“My scant respect for the trade to which I belong (from the most ancient of academicians to the most youthful of libelists) derives from a childhood home in which I grew used to mistreating and misusing almost all the seminal texts from the history of culture.” Javier Marias on the dangers of growing up with too many books.
Haruki Murakami's Norwegian Wood has been dropped from one New Jersey school's syllabus due to "some words and language that seemed to be inappropriate as far as the parents and some of the kids were concerned." His publisher A. A. Knopf has issued a statement in response.

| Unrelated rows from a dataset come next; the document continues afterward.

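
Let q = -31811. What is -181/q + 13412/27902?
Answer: 30835671/63399323 ≈ 0.48637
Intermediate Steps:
-181/q + 13412/27902 = -181/(-31811) + 13412/27902 = -181*(-1/31811) + 13412*(1/27902) = 181/31811 + 958/1993 = 30835671/63399323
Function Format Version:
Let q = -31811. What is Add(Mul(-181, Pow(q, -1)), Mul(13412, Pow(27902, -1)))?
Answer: Rational(30835671, 63399323) ≈ 0.48637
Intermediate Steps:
Add(Mul(-181, Pow(q, -1)), Mul(13412, Pow(27902, -1))) = Add(Mul(-181, Pow(-31811, -1)), Mul(13412, Pow(27902, -1))) = Add(Mul(-181, Rational(-1, 31811)), Mul(13412, Rational(1, 27902))) = Add(Rational(181, 31811), Rational(958, 1993)) = Rational(30835671, 63399323)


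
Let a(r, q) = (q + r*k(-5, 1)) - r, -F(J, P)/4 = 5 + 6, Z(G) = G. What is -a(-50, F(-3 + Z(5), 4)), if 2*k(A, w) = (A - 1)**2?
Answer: 894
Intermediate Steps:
k(A, w) = (-1 + A)**2/2 (k(A, w) = (A - 1)**2/2 = (-1 + A)**2/2)
F(J, P) = -44 (F(J, P) = -4*(5 + 6) = -4*11 = -44)
a(r, q) = q + 17*r (a(r, q) = (q + r*((-1 - 5)**2/2)) - r = (q + r*((1/2)*(-6)**2)) - r = (q + r*((1/2)*36)) - r = (q + r*18) - r = (q + 18*r) - r = q + 17*r)
-a(-50, F(-3 + Z(5), 4)) = -(-44 + 17*(-50)) = -(-44 - 850) = -1*(-894) = 894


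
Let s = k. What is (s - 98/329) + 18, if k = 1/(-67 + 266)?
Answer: 165615/9353 ≈ 17.707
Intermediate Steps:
k = 1/199 ≈ 0.0050251
s = 1/199 ≈ 0.0050251
(s - 98/329) + 18 = (1/199 - 98/329) + 18 = (1/199 - 98*1/329) + 18 = (1/199 - 14/47) + 18 = -2739/9353 + 18 = 165615/9353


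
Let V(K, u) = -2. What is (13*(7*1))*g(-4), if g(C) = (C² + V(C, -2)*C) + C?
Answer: 1820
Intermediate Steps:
g(C) = C² - C (g(C) = (C² - 2*C) + C = C² - C)
(13*(7*1))*g(-4) = (13*(7*1))*(-4*(-1 - 4)) = (13*7)*(-4*(-5)) = 91*20 = 1820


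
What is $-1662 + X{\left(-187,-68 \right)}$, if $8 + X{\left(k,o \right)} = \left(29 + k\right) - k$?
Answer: $-1641$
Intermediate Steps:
$X{\left(k,o \right)} = 21$ ($X{\left(k,o \right)} = -8 + \left(\left(29 + k\right) - k\right) = -8 + 29 = 21$)
$-1662 + X{\left(-187,-68 \right)} = -1662 + 21 = -1641$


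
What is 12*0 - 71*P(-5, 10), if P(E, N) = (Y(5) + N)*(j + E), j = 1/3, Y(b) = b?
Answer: 4970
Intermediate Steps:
j = ⅓ ≈ 0.33333
P(E, N) = (5 + N)*(⅓ + E)
12*0 - 71*P(-5, 10) = 12*0 - 71*(5/3 + 5*(-5) + (⅓)*10 - 5*10) = 0 - 71*(5/3 - 25 + 10/3 - 50) = 0 - 71*(-70) = 0 + 4970 = 4970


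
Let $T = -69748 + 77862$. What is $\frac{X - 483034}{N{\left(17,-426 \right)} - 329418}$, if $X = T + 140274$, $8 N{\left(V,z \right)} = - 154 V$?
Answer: $\frac{1338584}{1318981} \approx 1.0149$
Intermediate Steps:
$T = 8114$
$N{\left(V,z \right)} = - \frac{77 V}{4}$ ($N{\left(V,z \right)} = \frac{\left(-154\right) V}{8} = - \frac{77 V}{4}$)
$X = 148388$ ($X = 8114 + 140274 = 148388$)
$\frac{X - 483034}{N{\left(17,-426 \right)} - 329418} = \frac{148388 - 483034}{\left(- \frac{77}{4}\right) 17 - 329418} = - \frac{334646}{- \frac{1309}{4} - 329418} = - \frac{334646}{- \frac{1318981}{4}} = \left(-334646\right) \left(- \frac{4}{1318981}\right) = \frac{1338584}{1318981}$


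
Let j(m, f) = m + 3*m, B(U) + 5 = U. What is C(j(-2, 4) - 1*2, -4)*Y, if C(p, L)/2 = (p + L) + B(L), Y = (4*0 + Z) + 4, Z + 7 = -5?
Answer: 368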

"When I have an idea that will later, sadly, become a story or a poem, I have a sensation of receiving something. But I do not know if that “something” is given to me by something or someone or if it bursts out on its own." An excerpt from Borges's conversations with the Argentinian poet and essayist Osvaldo Ferrari on writing, memory, and God is now available on The New York Review of Books blog.
Want to learn filmmaking from a self-proclaimed "soldier of cinema"? Then sign up for a class with Werner Herzog. The enigmatic director, whose films include Grizzly Man and Fitzcarraldo, announced he'll be teaching a course in the summer through the online provider Masterclass.
Andrew Phelps interviews Sarah Wolzin, director of MIT's new Open Documentary Lab, which "brings technologists, storytellers, and scholars together to advance the new arts of documentary." The Lab, according to Phelps, is "part think tank, part incubator for filmmakers and hackers."
Make of this what you will, but when Lorde first read Year in Reading alum Wells Tower’s Everything Ravaged, Everything Burned, it struck her as “the best collection [she’d] ever read.” Her interview with Tavi Gevinson in Rookie reveals that she also loves Raymond Carver and Claire Vaye Watkins.